D1sh0ftheweekend4 · 22/03/2021 16:34

Suggest look on right move or similar for prices for property in Sellafield area
I know people who commute 100+ miles & stay over during their shift in another industry
What are his long term plans, retire at 60 ?
Would he support a career change for you in the future ?

Peppery123 · 22/03/2021 17:04

@DavidsSchitt

Please do. Really worried now! He told me he would be staying on a barracks for the 17 week training!
They must be soending a fortune putting them all up in hotels.

OP posts:
BlingLoving · 22/03/2021 17:05

The issue isn't that he wants a new job it's that he's deciding to take a new job and has unilaterally decided the best way to manage it is for him to simply disappear for 4 days at a time, leaving you at home to cope with three children, one a new born, with less financial resources than currently. There's been no discussion and in fact, he's changed the goalposts as originally you'd discussed moving all together to the new area.
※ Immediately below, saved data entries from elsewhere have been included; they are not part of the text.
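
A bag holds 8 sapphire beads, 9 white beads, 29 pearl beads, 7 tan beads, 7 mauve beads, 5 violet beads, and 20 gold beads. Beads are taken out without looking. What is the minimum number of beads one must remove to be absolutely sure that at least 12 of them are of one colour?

59

An adversary could hand out at most 11 beads per colour (5 colours run out sooner): 8 + 9 + 11 + 7 + 7 + 5 + 11 = 58 beads and still no colour has 12.
One more bead lands in a colour already at 11, so 59 draws are enough and 58 are not.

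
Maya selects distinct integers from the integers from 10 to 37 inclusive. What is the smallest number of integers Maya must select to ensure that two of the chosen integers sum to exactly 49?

Two chosen integers sum to 49 exactly when both halves of some pair {x, 49−x} with 12 ≤ x ≤ 49−x ≤ 37 are chosen — 13 such pairs.
The remaining 2 elements (those with no distinct partner in range) can never complete a 49-sum, so the worst case takes all of them and one from each pair: 2 + 13 = 15.
By pigeonhole, the 16th integer has to be the second member of some pair, so 15 + 1 = 16.

16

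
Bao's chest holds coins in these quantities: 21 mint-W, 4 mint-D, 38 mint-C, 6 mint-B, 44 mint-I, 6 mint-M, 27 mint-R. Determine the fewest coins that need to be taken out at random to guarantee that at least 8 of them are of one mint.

An adversary could hand out at most 7 coins per mint (mint-D, mint-B, mint-M run out sooner): 7 + 4 + 7 + 6 + 7 + 6 + 7 = 44 coins and still no mint has 8.
One more coin lands in a mint already at 7, so 45 draws are enough and 44 are not.

45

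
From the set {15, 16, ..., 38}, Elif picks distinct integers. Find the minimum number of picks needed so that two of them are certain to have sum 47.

16

Two chosen integers sum to 47 exactly when both halves of some pair {x, 47−x} with 15 ≤ x ≤ 47−x ≤ 32 are chosen — 9 such pairs.
The remaining 6 elements (those with no distinct partner in range) can never complete a 47-sum, so the worst case takes all of them and one from each pair: 6 + 9 = 15.
The 16th integer has to be the second member of some pair, so 15 + 1 = 16.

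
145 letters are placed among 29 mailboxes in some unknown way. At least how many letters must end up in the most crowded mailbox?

5

The 29 mailboxes are the holes and the 145 letters are the pigeons.
If every mailbox held at most 4 letters, the total would be at most 29 × 4 = 116, which is less than 145.
So some mailbox holds at least ⌈145/29⌉ = 5 letters.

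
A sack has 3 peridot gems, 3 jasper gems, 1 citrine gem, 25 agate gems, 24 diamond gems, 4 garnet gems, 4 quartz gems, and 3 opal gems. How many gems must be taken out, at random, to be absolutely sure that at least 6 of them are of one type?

The 8 types are the holes; the gems drawn are the pigeons.
To avoid 6 of any one type, the worst case takes at most 5 of each type, or every gem of a type that has fewer than 5.
That gives 3 + 3 + 1 + 5 + 5 + 4 + 4 + 3 = 28 gems with no type reaching 6.
The next gem forces some type to 6, so 28 + 1 = 29.

29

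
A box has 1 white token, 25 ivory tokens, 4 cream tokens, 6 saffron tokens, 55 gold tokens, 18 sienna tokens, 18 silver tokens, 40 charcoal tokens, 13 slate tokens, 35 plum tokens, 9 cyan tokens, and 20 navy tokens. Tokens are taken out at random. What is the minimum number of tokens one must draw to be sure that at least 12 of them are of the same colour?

109

By pigeonhole, the 12 colours are the holes; the tokens drawn are the pigeons.
To avoid 12 of any one colour, the worst case takes at most 11 of each colour, or every token of a colour that has fewer than 11.
That gives 1 + 11 + 4 + 6 + 11 + 11 + 11 + 11 + 11 + 11 + 9 + 11 = 108 tokens with no colour reaching 12.
The next token forces some colour to 12, so 108 + 1 = 109.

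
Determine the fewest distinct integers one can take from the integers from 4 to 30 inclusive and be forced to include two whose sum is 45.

Two chosen integers sum to 45 exactly when both halves of some pair {x, 45−x} with 15 ≤ x ≤ 45−x ≤ 30 are chosen — 8 such pairs.
The remaining 11 elements (those with no distinct partner in range) can never complete a 45-sum, so the worst case takes all of them and one from each pair: 11 + 8 = 19.
The 20th integer has to be the second member of some pair, so 19 + 1 = 20.

20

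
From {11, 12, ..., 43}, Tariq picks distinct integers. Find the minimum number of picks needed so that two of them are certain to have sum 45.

Group the elements by complementary pair {x, 45−x}: {11,34}, {12,33}, {13,32}, …, giving 12 two-element pairs and 9 integers whose partner 45−x falls outside [11,43].
Pigeonhole: treating each of those 21 groups as a pigeonhole, one can pick one integer per group — 21 integers — with no two summing to 45.
The 22nd integer lands in an occupied pair, forcing a sum of 45.

22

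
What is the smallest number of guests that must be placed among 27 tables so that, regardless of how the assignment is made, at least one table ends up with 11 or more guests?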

Nice for him isn't it? He gets to really focus on the new job and not worry about children and households etc.

Dixiechickonhols · 22/03/2021 17:34

Just seen your comments to him unfaithful in past. Even bigger no. He’d be living as single man for part of week you’d need trust.
Shame you can’t go away for 4 days a week for a few weeks preferably including Easter hols making sure your phone is off most of time as you are ‘in training’. Bonus points if nursery child could be get d & v for 24 hours, teen sent home after testing positive for Covid (but negative after he’s taken her and other 2 in tow to be tested) and baby teething whilst you are away. I reckon it would assist any future discussions.

Therealjudgejudy · 22/03/2021 17:40

This is so selfish. Read back over your posts...its all about him and what he wants. You and the children are not even considered. All of this, earning less money and he has cheated on you before. Hell would freeze over before I would accept this.

wusbanker · 22/03/2021 17:41

Lol. Why doesn't he take the kids with him, the army provide free childcare don't they? Or is it only ok for you to be lumbered with all the parenting?

DavidsSchitt · 22/03/2021 17:44

@wusbanker this isn't the army.

But yes, one idea is that the kids could go too, as planned, along with his wife.